Dennoch empfand ich, dass dem Film ein wenig die spielerische Harmonie fehlte, da die Szenen im Film teils etwas zu langatmig waren, sowohl die “Ruhephasen” als auch der actionlastige Anteil. Irgendwie kommt dabei kein richtiger Rhythmus auf und man versucht unterschwellig verzweifelt, so etwas wie eine gelungene Fahrt hinzukriegen, bei der man aber eher mehr stolpert als grandios erzählt.
Das Schwierige daran ist wohl auch, dass die Gelüste, denen er im ersten Teil frönt, ja insofern abgeschlossen sind und man hier nur etwas künstlich in die Länge ziehen will, was auch am Schluss sichtbar ist. Der lüsterne Blick auf eine neue Welle von John Wick-Filmen ist auch jeden Fall nicht völlig unberechtigt.

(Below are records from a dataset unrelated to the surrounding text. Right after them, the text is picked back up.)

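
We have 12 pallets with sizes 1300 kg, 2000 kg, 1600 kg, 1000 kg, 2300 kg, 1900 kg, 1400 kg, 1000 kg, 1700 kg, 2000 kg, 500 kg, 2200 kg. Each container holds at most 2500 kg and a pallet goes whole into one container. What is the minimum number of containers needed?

9

Total = 2300 + 2200 + 2000 + 2000 + 1900 + 1700 + 1600 + 1400 + 1300 + 1000 + 1000 + 500 = 18900 kg.
Lower bound: ⌈18900/2500⌉ = 8 containers.
Also, 9 pallets each exceed 1250 kg, and no two of those can share a container, so at least 9 containers are needed.
A packing using 9 containers:
  container 1: 2300 = 2300
  container 2: 2200 = 2200
  container 3: 2000 + 500 = 2500
  container 4: 2000 = 2000
  container 5: 1900 = 1900
  container 6: 1700 = 1700
  container 7: 1600 = 1600
  container 8: 1400 + 1000 = 2400
  container 9: 1300 + 1000 = 2300
This matches the lower bound, so 9 is optimal.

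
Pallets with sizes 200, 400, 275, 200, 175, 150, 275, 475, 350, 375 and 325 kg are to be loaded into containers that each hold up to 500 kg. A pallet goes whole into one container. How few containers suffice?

7

Total = 475 + 400 + 375 + 350 + 325 + 275 + 275 + 200 + 200 + 175 + 150 = 3200 kg.
Lower bound: ⌈3200/500⌉ = 7 containers.
A packing using 7 containers:
  container 1: 475 = 475
  container 2: 400 = 400
  container 3: 375 = 375
  container 4: 350 + 150 = 500
  container 5: 325 + 175 = 500
  container 6: 275 + 200 = 475
  container 7: 275 + 200 = 475
This matches the lower bound, so 7 is optimal.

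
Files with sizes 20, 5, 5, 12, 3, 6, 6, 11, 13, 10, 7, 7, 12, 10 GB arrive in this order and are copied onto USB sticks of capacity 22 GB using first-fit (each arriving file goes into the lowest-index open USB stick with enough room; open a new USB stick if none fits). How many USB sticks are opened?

  20 → USB stick 1 (new)  [load 20/22]
  5 → USB stick 2 (new)  [load 5/22]
  5 → USB stick 2  [load 10/22]
  12 → USB stick 2  [load 22/22]
  3 → USB stick 3 (new)  [load 3/22]
  6 → USB stick 3  [load 9/22]
  6 → USB stick 3  [load 15/22]
  11 → USB stick 4 (new)  [load 11/22]
  13 → USB stick 5 (new)  [load 13/22]
  10 → USB stick 4  [load 21/22]
  7 → USB stick 3  [load 22/22]
  7 → USB stick 5  [load 20/22]
  12 → USB stick 6 (new)  [load 12/22]
  10 → USB stick 6  [load 22/22]
6 USB sticks opened.

6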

Sei’s drum: Die Action macht Spaß, der Momente, die wirklich Gaudi machen, sind viele und man hat auch so jede Menge Spaß inmitten von echtem Style, der so noch nicht oft kopiert wurde und daher ein Alleinstellungsmerkmal aufweist, von dem sich andere große Produktionen gerne ein bisschen mehr Initiative und Erfindergeist abschauen dürfen.
 

.kinoticket-Empfehlung: Daher meine Empfehlung: Popcorn schnappen, Freundin zu Hause lassen (es sei denn, sie steht auf Action und mag Filme wie Trainspotting) und dann einfach mal etwas hirnfrei die Show genießen.
Action, Style, Humor und Look des Films haben neben den schauspielerischen Fähigkeiten durchaus ihre Aufmerksamkeit und somit den Kauf eines .kinotickets verdient.

 
Nachspann
kommt keiner, man darf sich also getrost richtung Ausgang bewegen.